Agnete, einer Frau Ende 40, fallen ...

Haarausfall kann körperliche Ursachen, aber auch psychosomatische Ursachen haben und tritt auch nach größeren hormonellen Veränderungen auf, wie z.b. nach einer Geburt.
Agnete, einer Frau Ende 40, fallen plötzlich die Haare aus, und sie vermutet eine körperliche Reaktion auf verdrängte und vergrabene Erinnerungen. Sie geht in ihren Erinnerungen zurück in die Vergangenheit und auf die Suche nach den Ursachen.
Rød-Larson lässt ihre Ich-Erzählerin episodenhaft aus ihrem Leben und aus ihrer Vergangenheit erzählen. Gibt es etwas in ihrem Leben, dass sich in der Retroperspektive vielleicht anderes darstellt, als es tatsächlich passiert ist?
Die Erzählerin merkt, dass sie den Kern ihres Traumas nur umkreist, aber nicht wirklich fassen kann.
Ihre Selbstwahrnehmung und die Frau, die sie seit vielen Jahren zu seien glaubt, stehen ihr im Weg.

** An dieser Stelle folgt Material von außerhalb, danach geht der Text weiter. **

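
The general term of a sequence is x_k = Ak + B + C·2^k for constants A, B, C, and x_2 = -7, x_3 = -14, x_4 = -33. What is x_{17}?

-393136

Write the equations: 2A + B + 4C = -7; 3A + B + 8C = -14; 4A + B + 16C = -33.
Subtracting the first from the second: A + 4C = -7.
Subtracting the second from the third: A + 8C = -19.
Solving: C = -3, A = 5, then B = -5.
Hence x_{17} = 5·17 + (-5) + (-3)·131072 = -393136.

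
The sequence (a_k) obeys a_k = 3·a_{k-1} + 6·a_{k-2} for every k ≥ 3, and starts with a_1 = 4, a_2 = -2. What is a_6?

Compute successive terms:
a_3 = 18; a_4 = 42; a_5 = 234; a_6 = 954.

954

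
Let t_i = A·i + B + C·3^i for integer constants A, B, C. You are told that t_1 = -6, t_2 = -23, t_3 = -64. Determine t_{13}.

The three given values yield: A + B + 3C = -6; 2A + B + 9C = -23; 3A + B + 27C = -64.
Subtracting the first from the second: A + 6C = -17.
Subtracting the second from the third: A + 18C = -41.
Solving: C = -2, A = -5, then B = 5.
Hence t_{13} = -5·13 + 5 + (-2)·1594323 = -3188706.

-3188706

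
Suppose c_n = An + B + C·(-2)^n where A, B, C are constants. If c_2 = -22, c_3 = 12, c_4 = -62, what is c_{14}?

Plug in n = 2, 3, 4: 2A + B + 4C = -22; 3A + B - 8C = 12; 4A + B + 16C = -62.
Subtracting the first from the second: A - 12C = 34.
Subtracting the second from the third: A + 24C = -74.
Solving: C = -3, A = -2, then B = -6.
Hence c_{14} = -2·14 + (-6) + (-3)·16384 = -49186.

-49186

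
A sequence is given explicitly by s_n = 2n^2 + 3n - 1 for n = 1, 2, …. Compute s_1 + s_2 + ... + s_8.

508

Over n = 1..8: Σn = 36, Σn² = 204.
Total = (2)·204 + (3)·36 + (-1)·8 = 508.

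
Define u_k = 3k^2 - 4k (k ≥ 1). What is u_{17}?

799

u_{17} = 3·17^2 - 4·17 = 799.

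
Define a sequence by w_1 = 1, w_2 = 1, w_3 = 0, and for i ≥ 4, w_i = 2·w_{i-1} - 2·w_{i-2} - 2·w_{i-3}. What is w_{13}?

-1424

Applying the relation repeatedly:
w_4 = -4, w_5 = -10, w_6 = -12, w_7 = 4, w_8 = 52, w_9 = 120, w_{10} = 128, w_{11} = -88, w_{12} = -672, w_{13} = -1424.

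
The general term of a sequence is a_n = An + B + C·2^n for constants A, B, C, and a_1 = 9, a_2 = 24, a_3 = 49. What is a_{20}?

5242974

The three given values yield: A + B + 2C = 9; 2A + B + 4C = 24; 3A + B + 8C = 49.
Subtracting the first from the second: A + 2C = 15.
Subtracting the second from the third: A + 4C = 25.
Solving: C = 5, A = 5, then B = -6.
Therefore a_{20} = 100 + (-6) + 5·1048576 = 5242974.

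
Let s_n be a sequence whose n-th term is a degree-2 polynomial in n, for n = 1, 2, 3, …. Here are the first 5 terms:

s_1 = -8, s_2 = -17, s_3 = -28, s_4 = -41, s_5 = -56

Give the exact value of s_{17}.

-392

1st diffs: -9, -11, -13, -15.
2nd diffs: -2, -2, -2 (constant).
Newton forward-difference form: s_n = -8 + (-9)·C(n-1,1) + (-2)·C(n-1,2).
At n = 17: n-1 = 16, so s_{17} = -8 - 144 - 240 = -392.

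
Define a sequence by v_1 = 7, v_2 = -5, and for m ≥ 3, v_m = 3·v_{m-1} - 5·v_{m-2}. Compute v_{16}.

1277875

v_3 = -50; v_4 = -125; v_5 = -125; …; v_{13} = -7625; v_{14} = 290875; v_{15} = 910750; v_{16} = 1277875.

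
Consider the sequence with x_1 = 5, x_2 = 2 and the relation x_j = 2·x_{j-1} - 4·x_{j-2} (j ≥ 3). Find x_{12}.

x_3 = -16, x_4 = -40, x_5 = -16, x_6 = 128, x_7 = 320, x_8 = 128, x_9 = -1024, x_{10} = -2560, x_{11} = -1024, x_{12} = 8192.

8192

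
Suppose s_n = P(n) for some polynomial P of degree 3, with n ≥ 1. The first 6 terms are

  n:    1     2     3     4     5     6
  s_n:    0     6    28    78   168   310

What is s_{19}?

12348

1st diffs: 6, 22, 50, 90, 142.
2nd diffs: 16, 28, 40, 52.
3rd diffs: 12, 12, 12 (constant).
Newton forward-difference form: s_n = 6·C(n-1,1) + 16·C(n-1,2) + 12·C(n-1,3).
At n = 19: n-1 = 18, so s_{19} = 108 + 2448 + 9792 = 12348.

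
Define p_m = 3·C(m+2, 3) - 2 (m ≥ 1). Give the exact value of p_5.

103

C(7, 3) = 35, so p_5 = 103.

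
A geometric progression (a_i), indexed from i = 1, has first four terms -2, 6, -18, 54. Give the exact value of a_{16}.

Common ratio r = -3.
a_i = (-2)·(-3)^(i-1).
a_{16} = (-2)·(-3)^15 = 28697814.

28697814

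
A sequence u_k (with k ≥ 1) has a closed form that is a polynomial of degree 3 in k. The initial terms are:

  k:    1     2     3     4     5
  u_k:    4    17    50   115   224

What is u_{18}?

11105

1st diffs: 13, 33, 65, 109.
2nd diffs: 20, 32, 44.
3rd diffs: 12, 12 (constant).
So u_k = 2k^3 - 2k^2 + 5k - 1.
Evaluating at k = 18 gives u_{18} = 11105.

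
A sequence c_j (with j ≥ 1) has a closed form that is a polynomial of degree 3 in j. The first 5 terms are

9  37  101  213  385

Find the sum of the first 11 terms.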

Sie muss sich erst erst als Beobachterin von außen betrachten um die wahren Ursachen ihrer Verdrängung zu erkennen.

Dieser Aufbau gefällt mir gut, auch wenn die sprunghafte Erzählweise der ersten Hälfte des Romans meinen Lesefluss öfter unterbricht. Mit der distanzierten Schreibweise und der kontrollierten Art der Erzählerin werde ich stellenweise nicht recht warm und es geht mir nicht nahe.
Literarisch zeichnet sich Rød-Larsens Text stellenweise immer wieder durch wunderbare Passagen aus, die nachklingen.
Inhaltlich werden viele aktuelle und für mich interessante Themen aufgegriffen, die ich allerdings in anderen Romanen schon in konzentrierterer und fesselnderer Art gelesen habe.

Zweifellos ist Rød-Larsen mit „Diamantnächte“ ein anspruchsvoller, tiefgründiger Roman gelungen, den ich gerne gelesen habe, mir aber vermutlich auf Grund seiner emotionalen Distanz und der immensen Vielfalt an angerissenen Themen nicht lange im Gedächtnis bleiben wird.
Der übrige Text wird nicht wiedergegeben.